(P1-21) Medical Disaster Relief after the 2009 American Samoan Tsunami: Lessons Learned

2011 
Background Tsunamis most commonly occur in the “Ring of fire” in the Pacific due to frequency of earthquakes and volcanic activity. Damaging tsunamis occur 1–2 times yearly. On September 29, 2009, an earthquake on the Pacific floor caused a tsunami that struck American Samoa, Samoa and Tonga, with only 20 minutes warning. Objective To evaluate the disaster response in American Samoa by emergency medical services (EMS), the territorial hospital, and the Department of Health. Methods A retrospective review of EMS logs, public health records, hospital emergency department charts, and key-informant interviews over a 2-week period. Descriptive statistics were used to evaluate data. Results Three 5-meter waves struck the American Samoan islands, with land inundation as far as 700 meters. Many low- lying villages, including the capital city Pago Pago were affected. A total of 33 people (8 male, 23 female, including 3 children) were killed by the water, with approximately 150 significantly injured.
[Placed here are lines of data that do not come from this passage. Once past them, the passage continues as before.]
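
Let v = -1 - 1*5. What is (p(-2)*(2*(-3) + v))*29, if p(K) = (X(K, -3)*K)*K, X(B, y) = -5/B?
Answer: -3480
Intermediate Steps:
p(K) = -5*K (p(K) = ((-5/K)*K)*K = -5*K)
v = -6 (v = -1 - 5 = -6)
(p(-2)*(2*(-3) + v))*29 = ((-5*(-2))*(2*(-3) - 6))*29 = (10*(-6 - 6))*29 = (10*(-12))*29 = -120*29 = -3480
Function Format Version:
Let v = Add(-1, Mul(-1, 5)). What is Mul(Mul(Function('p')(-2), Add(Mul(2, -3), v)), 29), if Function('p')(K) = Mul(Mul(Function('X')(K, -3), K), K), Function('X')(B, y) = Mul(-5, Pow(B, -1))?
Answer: -3480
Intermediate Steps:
Function('p')(K) = Mul(-5, K) (Function('p')(K) = Mul(Mul(Mul(-5, Pow(K, -1)), K), K) = Mul(-5, K))
v = -6 (v = Add(-1, -5) = -6)
Mul(Mul(Function('p')(-2), Add(Mul(2, -3), v)), 29) = Mul(Mul(Mul(-5, -2), Add(Mul(2, -3), -6)), 29) = Mul(Mul(10, Add(-6, -6)), 29) = Mul(Mul(10, -12), 29) = Mul(-120, 29) = -3480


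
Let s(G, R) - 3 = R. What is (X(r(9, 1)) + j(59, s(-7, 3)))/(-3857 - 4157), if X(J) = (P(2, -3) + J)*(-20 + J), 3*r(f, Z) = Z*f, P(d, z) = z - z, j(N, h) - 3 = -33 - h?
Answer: 87/8014 ≈ 0.010856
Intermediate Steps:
s(G, R) = 3 + R
j(N, h) = -30 - h (j(N, h) = 3 + (-33 - h) = -30 - h)
P(d, z) = 0
r(f, Z) = Z*f/3 (r(f, Z) = (Z*f)/3 = Z*f/3)
X(J) = J*(-20 + J) (X(J) = (0 + J)*(-20 + J) = J*(-20 + J))
(X(r(9, 1)) + j(59, s(-7, 3)))/(-3857 - 4157) = (((⅓)*1*9)*(-20 + (⅓)*1*9) + (-30 - (3 + 3)))/(-3857 - 4157) = (3*(-20 + 3) + (-30 - 1*6))/(-8014) = (3*(-17) + (-30 - 6))*(-1/8014) = (-51 - 36)*(-1/8014) = -87*(-1/8014) = 87/8014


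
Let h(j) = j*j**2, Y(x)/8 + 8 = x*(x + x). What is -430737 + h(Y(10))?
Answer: 3623447919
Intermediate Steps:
Y(x) = -64 + 16*x**2 (Y(x) = -64 + 8*(x*(x + x)) = -64 + 8*(x*(2*x)) = -64 + 8*(2*x**2) = -64 + 16*x**2)
h(j) = j**3
-430737 + h(Y(10)) = -430737 + (-64 + 16*10**2)**3 = -430737 + (-64 + 16*100)**3 = -430737 + (-64 + 1600)**3 = -430737 + 1536**3 = -430737 + 3623878656 = 3623447919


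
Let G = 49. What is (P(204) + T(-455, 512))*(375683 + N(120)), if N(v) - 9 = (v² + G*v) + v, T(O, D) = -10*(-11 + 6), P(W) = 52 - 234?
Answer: -52284144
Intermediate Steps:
P(W) = -182
T(O, D) = 50 (T(O, D) = -10*(-5) = 50)
N(v) = 9 + v² + 50*v (N(v) = 9 + ((v² + 49*v) + v) = 9 + (v² + 50*v) = 9 + v² + 50*v)
(P(204) + T(-455, 512))*(375683 + N(120)) = (-182 + 50)*(375683 + (9 + 120² + 50*120)) = -132*(375683 + (9 + 14400 + 6000)) = -132*(375683 + 20409) = -132*396092 = -52284144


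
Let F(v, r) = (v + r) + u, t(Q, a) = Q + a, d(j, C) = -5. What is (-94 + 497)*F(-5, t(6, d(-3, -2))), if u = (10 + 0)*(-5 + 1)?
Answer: -17732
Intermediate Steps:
u = -40 (u = 10*(-4) = -40)
F(v, r) = -40 + r + v (F(v, r) = (v + r) - 40 = (r + v) - 40 = -40 + r + v)
(-94 + 497)*F(-5, t(6, d(-3, -2))) = (-94 + 497)*(-40 + (6 - 5) - 5) = 403*(-40 + 1 - 5) = 403*(-44) = -17732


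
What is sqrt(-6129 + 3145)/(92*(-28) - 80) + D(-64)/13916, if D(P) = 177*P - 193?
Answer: -11521/13916 - I*sqrt(746)/1328 ≈ -0.8279 - 0.020567*I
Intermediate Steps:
D(P) = -193 + 177*P
sqrt(-6129 + 3145)/(92*(-28) - 80) + D(-64)/13916 = sqrt(-6129 + 3145)/(92*(-28) - 80) + (-193 + 177*(-64))/13916 = sqrt(-2984)/(-2576 - 80) + (-193 - 11328)*(1/13916) = (2*I*sqrt(746))/(-2656) - 11521*1/13916 = (2*I*sqrt(746))*(-1/2656) - 11521/13916 = -I*sqrt(746)/1328 - 11521/13916 = -11521/13916 - I*sqrt(746)/1328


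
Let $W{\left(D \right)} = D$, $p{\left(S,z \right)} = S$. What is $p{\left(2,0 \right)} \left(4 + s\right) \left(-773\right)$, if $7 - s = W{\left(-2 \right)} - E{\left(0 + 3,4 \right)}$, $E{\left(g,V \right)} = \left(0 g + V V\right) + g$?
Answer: $-49472$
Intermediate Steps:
$E{\left(g,V \right)} = g + V^{2}$ ($E{\left(g,V \right)} = \left(0 + V^{2}\right) + g = V^{2} + g = g + V^{2}$)
$s = 28$ ($s = 7 - \left(-2 - \left(\left(0 + 3\right) + 4^{2}\right)\right) = 7 - \left(-2 - \left(3 + 16\right)\right) = 7 - \left(-2 - 19\right) = 7 - -21 = 7 + 21 = 28$)
$p{\left(2,0 \right)} \left(4 + s\right) \left(-773\right) = 2 \left(4 + 28\right) \left(-773\right) = 2 \cdot 32 \left(-773\right) = 64 \left(-773\right) = -49472$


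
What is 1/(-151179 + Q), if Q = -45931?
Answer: -1/197110 ≈ -5.0733e-6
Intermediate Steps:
1/(-151179 + Q) = 1/(-151179 - 45931) = 1/(-197110) = -1/197110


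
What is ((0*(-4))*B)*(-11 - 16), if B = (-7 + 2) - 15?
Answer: 0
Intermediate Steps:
B = -20 (B = -5 - 15 = -20)
((0*(-4))*B)*(-11 - 16) = ((0*(-4))*(-20))*(-11 - 16) = (0*(-20))*(-27) = 0*(-27) = 0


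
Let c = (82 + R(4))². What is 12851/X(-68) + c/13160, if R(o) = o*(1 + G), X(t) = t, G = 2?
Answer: -448187/2380 ≈ -188.31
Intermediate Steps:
R(o) = 3*o (R(o) = o*(1 + 2) = o*3 = 3*o)
c = 8836 (c = (82 + 3*4)² = (82 + 12)² = 94² = 8836)
12851/X(-68) + c/13160 = 12851/(-68) + 8836/13160 = 12851*(-1/68) + 8836*(1/13160) = -12851/68 + 47/70 = -448187/2380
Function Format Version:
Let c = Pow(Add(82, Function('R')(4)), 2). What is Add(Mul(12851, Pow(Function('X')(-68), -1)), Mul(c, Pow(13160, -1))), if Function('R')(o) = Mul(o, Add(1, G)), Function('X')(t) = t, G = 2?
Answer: Rational(-448187, 2380) ≈ -188.31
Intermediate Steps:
Function('R')(o) = Mul(3, o) (Function('R')(o) = Mul(o, Add(1, 2)) = Mul(o, 3) = Mul(3, o))
c = 8836 (c = Pow(Add(82, Mul(3, 4)), 2) = Pow(Add(82, 12), 2) = Pow(94, 2) = 8836)
Add(Mul(12851, Pow(Function('X')(-68), -1)), Mul(c, Pow(13160, -1))) = Add(Mul(12851, Pow(-68, -1)), Mul(8836, Pow(13160, -1))) = Add(Mul(12851, Rational(-1, 68)), Mul(8836, Rational(1, 13160))) = Add(Rational(-12851, 68), Rational(47, 70)) = Rational(-448187, 2380)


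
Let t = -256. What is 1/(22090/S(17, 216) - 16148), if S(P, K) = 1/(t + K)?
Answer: -1/899748 ≈ -1.1114e-6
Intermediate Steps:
S(P, K) = 1/(-256 + K)
1/(22090/S(17, 216) - 16148) = 1/(22090/(1/(-256 + 216)) - 16148) = 1/(22090/(1/(-40)) - 16148) = 1/(22090/(-1/40) - 16148) = 1/(22090*(-40) - 16148) = 1/(-883600 - 16148) = 1/(-899748) = -1/899748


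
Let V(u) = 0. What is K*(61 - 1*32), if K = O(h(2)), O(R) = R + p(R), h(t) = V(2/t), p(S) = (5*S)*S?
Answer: 0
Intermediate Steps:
p(S) = 5*S²
h(t) = 0
O(R) = R + 5*R²
K = 0 (K = 0*(1 + 5*0) = 0*(1 + 0) = 0*1 = 0)
K*(61 - 1*32) = 0*(61 - 1*32) = 0*(61 - 32) = 0*29 = 0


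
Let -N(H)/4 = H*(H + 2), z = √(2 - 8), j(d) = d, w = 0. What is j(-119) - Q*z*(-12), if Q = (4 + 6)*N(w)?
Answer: -119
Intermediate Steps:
z = I*√6 (z = √(-6) = I*√6 ≈ 2.4495*I)
N(H) = -4*H*(2 + H) (N(H) = -4*H*(H + 2) = -4*H*(2 + H))
Q = 0 (Q = (4 + 6)*(-4*0*(2 + 0)) = 10*(-4*0*2) = 10*0 = 0)
j(-119) - Q*z*(-12) = -119 - 0*(I*√6)*(-12) = -119 - 0*(-12) = -119 - 1*0 = -119 + 0 = -119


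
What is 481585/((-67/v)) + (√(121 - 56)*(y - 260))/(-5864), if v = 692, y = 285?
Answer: -333256820/67 - 25*√65/5864 ≈ -4.9740e+6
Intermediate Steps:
481585/((-67/v)) + (√(121 - 56)*(y - 260))/(-5864) = 481585/((-67/692)) + (√(121 - 56)*(285 - 260))/(-5864) = 481585/(((1/692)*(-67))) + (√65*25)*(-1/5864) = 481585/(-67/692) + (25*√65)*(-1/5864) = 481585*(-692/67) - 25*√65/5864 = -333256820/67 - 25*√65/5864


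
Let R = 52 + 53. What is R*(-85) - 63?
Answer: -8988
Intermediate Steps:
R = 105
R*(-85) - 63 = 105*(-85) - 63 = -8925 - 63 = -8988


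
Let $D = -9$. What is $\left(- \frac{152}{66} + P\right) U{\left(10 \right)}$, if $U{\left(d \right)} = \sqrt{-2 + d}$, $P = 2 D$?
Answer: $- \frac{1340 \sqrt{2}}{33} \approx -57.426$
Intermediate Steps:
$P = -18$ ($P = 2 \left(-9\right) = -18$)
$\left(- \frac{152}{66} + P\right) U{\left(10 \right)} = \left(- \frac{152}{66} - 18\right) \sqrt{-2 + 10} = \left(\left(-152\right) \frac{1}{66} - 18\right) \sqrt{8} = \left(- \frac{76}{33} - 18\right) 2 \sqrt{2} = - \frac{670 \cdot 2 \sqrt{2}}{33} = - \frac{1340 \sqrt{2}}{33}$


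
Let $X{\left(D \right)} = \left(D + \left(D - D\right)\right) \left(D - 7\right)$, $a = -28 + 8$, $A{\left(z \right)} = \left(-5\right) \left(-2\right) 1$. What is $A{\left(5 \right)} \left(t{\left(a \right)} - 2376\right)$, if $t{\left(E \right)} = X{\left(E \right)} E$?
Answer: $-131760$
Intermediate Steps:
$A{\left(z \right)} = 10$ ($A{\left(z \right)} = 10 \cdot 1 = 10$)
$a = -20$
$X{\left(D \right)} = D \left(-7 + D\right)$ ($X{\left(D \right)} = \left(D + 0\right) \left(-7 + D\right) = D \left(-7 + D\right)$)
$t{\left(E \right)} = E^{2} \left(-7 + E\right)$ ($t{\left(E \right)} = E \left(-7 + E\right) E = E^{2} \left(-7 + E\right)$)
$A{\left(5 \right)} \left(t{\left(a \right)} - 2376\right) = 10 \left(\left(-20\right)^{2} \left(-7 - 20\right) - 2376\right) = 10 \left(400 \left(-27\right) - 2376\right) = 10 \left(-10800 - 2376\right) = 10 \left(-13176\right) = -131760$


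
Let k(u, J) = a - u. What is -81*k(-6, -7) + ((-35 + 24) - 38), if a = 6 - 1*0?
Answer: -1021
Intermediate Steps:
a = 6 (a = 6 + 0 = 6)
k(u, J) = 6 - u
-81*k(-6, -7) + ((-35 + 24) - 38) = -81*(6 - 1*(-6)) + ((-35 + 24) - 38) = -81*(6 + 6) + (-11 - 38) = -81*12 - 49 = -972 - 49 = -1021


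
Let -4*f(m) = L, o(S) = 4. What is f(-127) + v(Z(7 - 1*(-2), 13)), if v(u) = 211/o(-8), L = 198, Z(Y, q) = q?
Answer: 13/4 ≈ 3.2500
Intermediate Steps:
f(m) = -99/2 (f(m) = -¼*198 = -99/2)
v(u) = 211/4
f(-127) + v(Z(7 - 1*(-2), 13)) = -99/2 + 211/4 = 13/4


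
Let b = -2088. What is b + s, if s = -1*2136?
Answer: -4224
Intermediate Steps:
s = -2136
b + s = -2088 - 2136 = -4224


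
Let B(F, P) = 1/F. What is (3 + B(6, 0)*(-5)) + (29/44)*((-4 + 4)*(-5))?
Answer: 13/6 ≈ 2.1667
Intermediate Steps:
(3 + B(6, 0)*(-5)) + (29/44)*((-4 + 4)*(-5)) = (3 - 5/6) + (29/44)*((-4 + 4)*(-5)) = (3 + (⅙)*(-5)) + (29*(1/44))*(0*(-5)) = (3 - ⅚) + (29/44)*0 = 13/6 + 0 = 13/6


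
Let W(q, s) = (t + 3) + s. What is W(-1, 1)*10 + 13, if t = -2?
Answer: 33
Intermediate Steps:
W(q, s) = 1 + s (W(q, s) = (-2 + 3) + s = 1 + s)
W(-1, 1)*10 + 13 = (1 + 1)*10 + 13 = 2*10 + 13 = 20 + 13 = 33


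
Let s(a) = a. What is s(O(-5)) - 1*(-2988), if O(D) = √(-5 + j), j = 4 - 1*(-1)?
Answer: 2988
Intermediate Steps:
j = 5 (j = 4 + 1 = 5)
O(D) = 0 (O(D) = √(-5 + 5) = √0 = 0)
s(O(-5)) - 1*(-2988) = 0 - 1*(-2988) = 0 + 2988 = 2988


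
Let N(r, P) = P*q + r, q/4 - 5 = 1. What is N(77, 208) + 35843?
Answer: 40912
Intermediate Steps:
q = 24 (q = 20 + 4*1 = 20 + 4 = 24)
N(r, P) = r + 24*P (N(r, P) = P*24 + r = 24*P + r = r + 24*P)
N(77, 208) + 35843 = (77 + 24*208) + 35843 = (77 + 4992) + 35843 = 5069 + 35843 = 40912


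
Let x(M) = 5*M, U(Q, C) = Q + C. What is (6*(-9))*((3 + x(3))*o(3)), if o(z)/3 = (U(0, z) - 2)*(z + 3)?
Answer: -17496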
EMS runs increased 250% from normal daily averages, with island-wide responses significantly delayed by flood damage. The hospital in Pago Pago, situated near the shore and only 10 meters above sea level, utilized 75 staff to evacuate 68 in-patients to high ground as soon as tremors were felt. This process was completed in 20 minutes with no associated morbidity or mortality. Patient injury patterns for the event are similar to recent literature reports. Mobile clinics and alternate care sites established at outlying dispensaries were used to decentralize healthcare from the hospital. DMAT/DMORT teams from Oregon and Hawaii supported local healthcare initiatives. Post-disaster public health surveillance focused on identifying and limiting food/water-borne illnesses, dengue fever, and influenza-like-illness outbreaks, as well as disaster related PTSD. Conclusion The disaster response to the tsunami in American Samoa was effective. Disaster planning was appropriate and rapidly implemented. Post-disaster public health emergencies were minimized.